Peki Obama, İsrail'i barış görüşmelerine ikna etmek ve en azından yeni yerleşimleri durdurmasını sağlamak noktasında çaresiz mi? Sorunun cevabı, elbette Obama'nın ne kadar kararlı olduğuna bağlı. Ama Amerika'nın elinde İsrail'e karşı çok önemli kartlar bulunduğuna kuşku yok.
Roma'daki Savunma Koleji'nden Pierre Razoux, Herald Tribune'daki makalesinde, Obama'nın Netanyahu'yau ikna için hangi adımları atabileceğini sıraladı.
Önerilen birinci
tedbir, Washington'ın BM
Güvenlik Konseyi'nde sürekli İsrail lehine veto kullanmaktan vazgeçmesi.
İkinci tedbir, bazı hayati alanlarda askeri
işbirliği seviyesini düşürmek. Özellikle İsrail'in Amerika'ya fazla bağımlı olduğu istihbarat,
haberleşme, nükleer teknoloji gibi alanlarda ilişkileri biraz sınırlamanın çok etkili olacağı vurgulanıyor.

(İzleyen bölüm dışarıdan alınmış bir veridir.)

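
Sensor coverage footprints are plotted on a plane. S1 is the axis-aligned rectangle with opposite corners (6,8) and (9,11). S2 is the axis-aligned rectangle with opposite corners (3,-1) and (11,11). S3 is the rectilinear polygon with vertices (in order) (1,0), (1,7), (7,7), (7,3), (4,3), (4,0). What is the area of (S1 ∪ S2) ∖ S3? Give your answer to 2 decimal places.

|S1 ∪ S2| = 96.
|(S1 ∪ S2) ∩ S3| = 19.
|(S1 ∪ S2) ∖ S3| = 96 − 19 = 77.00.

77.00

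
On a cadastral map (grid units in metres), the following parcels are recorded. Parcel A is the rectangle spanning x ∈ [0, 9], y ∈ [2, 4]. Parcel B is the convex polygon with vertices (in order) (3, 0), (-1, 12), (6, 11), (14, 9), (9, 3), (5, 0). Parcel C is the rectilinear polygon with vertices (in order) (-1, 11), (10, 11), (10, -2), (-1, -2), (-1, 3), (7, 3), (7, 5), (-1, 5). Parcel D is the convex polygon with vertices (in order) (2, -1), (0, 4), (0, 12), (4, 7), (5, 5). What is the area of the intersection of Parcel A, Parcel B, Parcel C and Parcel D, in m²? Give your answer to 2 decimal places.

1.58

The intersection is the polygon with vertices (2.333,2), (2,3), (4,3), (3.5,2).
By the shoelace formula its area is 1.58.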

Üçüncüsü, Obama, kamuoyu önünde İsrail'in, gelecek yıl yapılacak
Nükleer Silahların Yayılmasını Önleme Anlaşması'nı (NPT) gözden geçirme toplantılarına katılmaya çağırabilir. Bu sayede İsrail, nükleer silahlarını resmen kabul etmiş olur.
Dört, Amerika'nın bu ülkeye sağlanan
kredi garantileri (loan guarantees) düşürmesi.
1991'de İzak Şamir'in bu yaptırımın etkisiyle
Oslo barış görüşmelerine katıldığını hatırlatan Pierre Razoux, aşırı bunlara ek olarak noktalara gitmeden daha basit ve daha etkili bir yöntem daha öneriyor. O da, Amerika'nın çıkarları ile İsrail'in çıkarlarının her zaman örtüşmeyebileceğini Netanyahu'nun anlamasını sağlamak.
Obama, elindeki bu kartları kullanarak İsrail'in de faydasına olacak barışın yolunu mu açacak, yoksa kendi itibarıyla birlikte bir fırsatın daha kaçmasına
seyirci mi kalacak, göreceğiz. Netanyahu'yu barışa
teşvik konusunda, İsrail dışında yaşayan Yahudilere de iş düşüyor. Zira geçen hafta sonuçlarını kısmen paylaştığım araştırma, en azından Türkiye'de Yahudilere olumsuz bakışın en önemli kaynağının Filistin'de yaşananlar olduğunu gösteriyordu. İsrail-Filistin çatışmasının, Yahudilere bakışını olumsuz etkilediğini söyleyenlerin oranı yüzde 65. Üzerinde düşünmek lazım.